Tuesday, March 7, 2017

Bill Gates: The Robot That Takes Your Job Should Pay Taxes

[ed. See also: What's Wrong With Bill Gates' Robot Tax]

Robots are taking human jobs. But Bill Gates believes that governments should tax companies’ use of them, as a way to at least temporarily slow the spread of automation and to fund other types of employment.

It’s a striking position from the world’s richest man and a self-described techno-optimist who co-founded Microsoft, one of the leading players in artificial-intelligence technology.

In a recent interview with Quartz, Gates said that a robot tax could finance jobs taking care of elderly people or working with kids in schools, for which needs are unmet and to which humans are particularly well suited. He argues that governments must oversee such programs rather than relying on businesses, in order to redirect the jobs to help people with lower incomes. The idea is not totally theoretical: EU lawmakers considered a proposal to tax robot owners to pay for training for workers who lose their jobs, though on Feb. 16 the legislators ultimately rejected it.

“You ought to be willing to raise the tax level and even slow down the speed” of automation, Gates argues. That’s because the technology and business cases for replacing humans in a wide range of jobs are arriving simultaneously, and it’s important to be able to manage that displacement. “You cross the threshold of job replacement of certain activities all sort of at once,” Gates says, citing warehouse work and driving as some of the job categories that in the next 20 years will have robots doing them. (...)

Below is a transcript, lightly edited for style and clarity.

Quartz: What do you think of a robot tax? This is the idea that in order to generate funds for training of workers, in areas such as manufacturing, who are displaced by automation, one concrete thing that governments could do is tax the installation of a robot in a factory, for example.

Bill Gates: Certainly there will be taxes that relate to automation. Right now, the human worker who does, say, $50,000 worth of work in a factory, that income is taxed and you get income tax, social security tax, all those things. If a robot comes in to do the same thing, you’d think that we’d tax the robot at a similar level.

And what the world wants is to take this opportunity to make all the goods and services we have today, and free up labor, let us do a better job of reaching out to the elderly, having smaller class sizes, helping kids with special needs. You know, all of those are things where human empathy and understanding are still very, very unique.
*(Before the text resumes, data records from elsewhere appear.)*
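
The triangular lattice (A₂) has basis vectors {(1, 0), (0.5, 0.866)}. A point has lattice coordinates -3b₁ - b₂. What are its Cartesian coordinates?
(-3.5, -0.866)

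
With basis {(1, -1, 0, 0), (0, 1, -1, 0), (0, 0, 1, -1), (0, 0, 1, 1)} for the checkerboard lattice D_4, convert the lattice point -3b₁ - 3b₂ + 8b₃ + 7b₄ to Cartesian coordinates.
(-3, 0, 18, -1)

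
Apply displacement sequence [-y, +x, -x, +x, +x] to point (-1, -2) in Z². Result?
(1, -3)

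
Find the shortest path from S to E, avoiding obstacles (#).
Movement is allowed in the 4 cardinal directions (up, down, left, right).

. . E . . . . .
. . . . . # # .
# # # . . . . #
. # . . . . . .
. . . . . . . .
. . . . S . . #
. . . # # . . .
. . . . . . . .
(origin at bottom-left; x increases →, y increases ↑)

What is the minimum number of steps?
7
(one shortest path: (4, 2) → (3, 2) → (3, 3) → (3, 4) → (3, 5) → (3, 6) → (2, 6) → (2, 7))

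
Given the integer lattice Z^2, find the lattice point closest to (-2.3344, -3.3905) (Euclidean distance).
(-2, -3)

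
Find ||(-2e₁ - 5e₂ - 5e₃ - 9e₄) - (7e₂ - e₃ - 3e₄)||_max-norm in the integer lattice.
12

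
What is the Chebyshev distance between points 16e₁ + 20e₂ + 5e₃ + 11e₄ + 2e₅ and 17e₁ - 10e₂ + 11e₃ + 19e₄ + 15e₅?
30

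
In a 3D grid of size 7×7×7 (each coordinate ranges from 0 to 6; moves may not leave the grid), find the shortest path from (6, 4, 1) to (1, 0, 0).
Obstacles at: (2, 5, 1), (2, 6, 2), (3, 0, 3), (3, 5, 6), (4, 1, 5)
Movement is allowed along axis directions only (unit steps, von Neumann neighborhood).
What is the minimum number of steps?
10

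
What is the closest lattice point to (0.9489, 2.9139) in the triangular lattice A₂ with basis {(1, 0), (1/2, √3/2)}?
(0.5, 2.598)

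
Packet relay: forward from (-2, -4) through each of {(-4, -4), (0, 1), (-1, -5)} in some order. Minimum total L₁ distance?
13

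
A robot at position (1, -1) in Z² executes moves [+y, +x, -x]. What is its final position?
(1, 0)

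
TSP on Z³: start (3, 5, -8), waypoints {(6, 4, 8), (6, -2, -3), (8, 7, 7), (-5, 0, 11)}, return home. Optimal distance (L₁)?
88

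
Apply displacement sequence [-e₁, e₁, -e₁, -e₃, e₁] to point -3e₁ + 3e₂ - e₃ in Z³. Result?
(-3, 3, -2)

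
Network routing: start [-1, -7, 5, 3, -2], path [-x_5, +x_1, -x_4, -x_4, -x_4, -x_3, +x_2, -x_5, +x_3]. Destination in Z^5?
(0, -6, 5, 0, -4)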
And we still deal with an immense shortage of people to help out there.

So if you can take the labor that used to do the thing automation replaces, and financially and training-wise and fulfillment-wise have that person go off and do these other things, then you’re net ahead. But you can’t just give up that income tax, because that’s part of how you’ve been funding that level of human workers.

And so you could introduce a tax on robots…
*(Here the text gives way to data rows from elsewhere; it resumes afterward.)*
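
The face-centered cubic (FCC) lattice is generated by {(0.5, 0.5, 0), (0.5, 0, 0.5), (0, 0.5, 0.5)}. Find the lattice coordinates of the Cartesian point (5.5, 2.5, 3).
5b₁ + 6b₂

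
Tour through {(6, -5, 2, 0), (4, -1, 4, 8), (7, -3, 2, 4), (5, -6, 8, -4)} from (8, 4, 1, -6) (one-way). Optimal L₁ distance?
52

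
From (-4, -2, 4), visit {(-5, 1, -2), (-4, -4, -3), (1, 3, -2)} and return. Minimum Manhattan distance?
40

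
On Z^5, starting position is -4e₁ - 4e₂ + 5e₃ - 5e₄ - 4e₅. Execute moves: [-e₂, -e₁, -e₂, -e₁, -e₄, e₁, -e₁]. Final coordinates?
(-6, -6, 5, -6, -4)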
There are many ways to take that extra productivity and generate more taxes. Exactly how you’d do it, measure it, you know, it’s interesting for people to start talking about now. Some of it can come on the profits that are generated by the labor-saving efficiency there. Some of it can come directly in some type of robot tax. I don’t think the robot companies are going to be outraged that there might be a tax. It’s OK.

Could you figure out a way to do it that didn’t dis-incentivize innovation?

Well, at a time when people are saying that the arrival of that robot is a net loss because of displacement, you ought to be willing to raise the tax level and even slow down the speed of that adoption somewhat to figure out, “OK, what about the communities where this has a particularly big impact? Which transition programs have worked and what type of funding do those require?”

You cross the threshold of job-replacement of certain activities all sort of at once. So, you know, warehouse work, driving, room cleanup, there’s quite a few things that are meaningful job categories that, certainly in the next 20 years, being thoughtful about that extra supply is a net benefit. It’s important to have the policies to go with that.

People should be figuring it out. It is really bad if people overall have more fear about what innovation is going to do than they have enthusiasm. That means they won’t shape it for the positive things it can do.